Mahmoud Abbas was elected President of the Palestinian Authority in January 2005, winning 62 percent of the vote in an election judged broadly legitimate by international observers. His four-year term was due to expire in January 2009. He has governed by presidential decree since. Legislative elections scheduled for 2021 were cancelled — Abbas cited Israeli refusal to permit voting in East Jerusalem, though critics noted additional political calculations at play. The Palestinian Legislative Council has not met in any functional sense since 2007.

The consequence is a governance structure that has accumulated significant authoritarian characteristics. Human Rights Watch and Amnesty International have documented PA suppression of protests, arbitrary detention of critics, and restrictions on press freedom. The PA operates without a functioning legislature, without a recent electoral mandate, and without a clear succession mechanism — a democratic deficit that weakens its claim to represent Palestinian interests precisely at the moment when those interests are most urgently in need of representation.

What the PA Is, and What It Cannot Be

The Palestinian Authority governs the daily lives of millions of people. It runs schools, hospitals, courts, and civil registration offices. Its police respond to crime. Its ministries issue permits. For Palestinians in Area A cities, it is the immediate face of governance in a way that is neither trivial nor easily replaced.

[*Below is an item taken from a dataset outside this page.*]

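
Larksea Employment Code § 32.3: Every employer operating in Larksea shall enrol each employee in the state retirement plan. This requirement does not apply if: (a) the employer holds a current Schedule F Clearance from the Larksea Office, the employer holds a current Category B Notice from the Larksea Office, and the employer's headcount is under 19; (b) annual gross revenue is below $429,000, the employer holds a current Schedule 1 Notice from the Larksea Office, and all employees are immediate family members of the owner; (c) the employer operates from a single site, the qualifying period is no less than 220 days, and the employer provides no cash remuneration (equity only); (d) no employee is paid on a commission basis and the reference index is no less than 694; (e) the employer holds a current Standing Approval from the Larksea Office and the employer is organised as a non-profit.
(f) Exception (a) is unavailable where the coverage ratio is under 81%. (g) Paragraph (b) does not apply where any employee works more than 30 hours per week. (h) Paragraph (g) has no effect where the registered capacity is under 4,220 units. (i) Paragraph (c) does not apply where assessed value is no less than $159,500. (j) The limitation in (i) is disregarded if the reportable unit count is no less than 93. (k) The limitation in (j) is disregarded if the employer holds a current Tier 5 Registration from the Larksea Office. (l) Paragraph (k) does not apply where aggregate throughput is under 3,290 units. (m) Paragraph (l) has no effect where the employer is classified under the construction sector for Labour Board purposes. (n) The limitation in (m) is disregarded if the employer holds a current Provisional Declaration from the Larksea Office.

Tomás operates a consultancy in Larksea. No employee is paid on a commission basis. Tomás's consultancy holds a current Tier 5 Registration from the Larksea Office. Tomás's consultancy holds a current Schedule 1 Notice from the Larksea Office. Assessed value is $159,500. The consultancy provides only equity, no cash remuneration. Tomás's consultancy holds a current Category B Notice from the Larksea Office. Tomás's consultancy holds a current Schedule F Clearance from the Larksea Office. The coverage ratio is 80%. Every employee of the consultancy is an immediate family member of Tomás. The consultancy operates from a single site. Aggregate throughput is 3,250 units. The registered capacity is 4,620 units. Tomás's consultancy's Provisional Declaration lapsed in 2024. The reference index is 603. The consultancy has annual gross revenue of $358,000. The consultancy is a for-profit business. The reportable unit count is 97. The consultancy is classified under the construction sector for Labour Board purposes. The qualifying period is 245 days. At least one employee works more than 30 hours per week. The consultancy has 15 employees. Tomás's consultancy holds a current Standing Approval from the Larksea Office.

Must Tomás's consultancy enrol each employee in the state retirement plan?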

But it does not control borders, airspace, electromagnetic spectrum, or water. It cannot build in Area C without Israeli permission. Its revenues are held, partly, in Israeli hands. Its security forces operate within constraints set by an occupying power. It has not been elected in nearly two decades.

The scholar Rashid Khalidi, in The Hundred Years’ War on Palestine, describes Oslo as having created “a Palestinian security subcontractor for the occupation.” That characterization is contested, but the structural facts that animate it are not. The PA was designed as a transitional instrument. What was never designed — and what Oslo’s architects did not resolve — was what it would transition to, or when, or how. Palestinians living under its authority, and under the occupation it partially administers, are still waiting for that answer.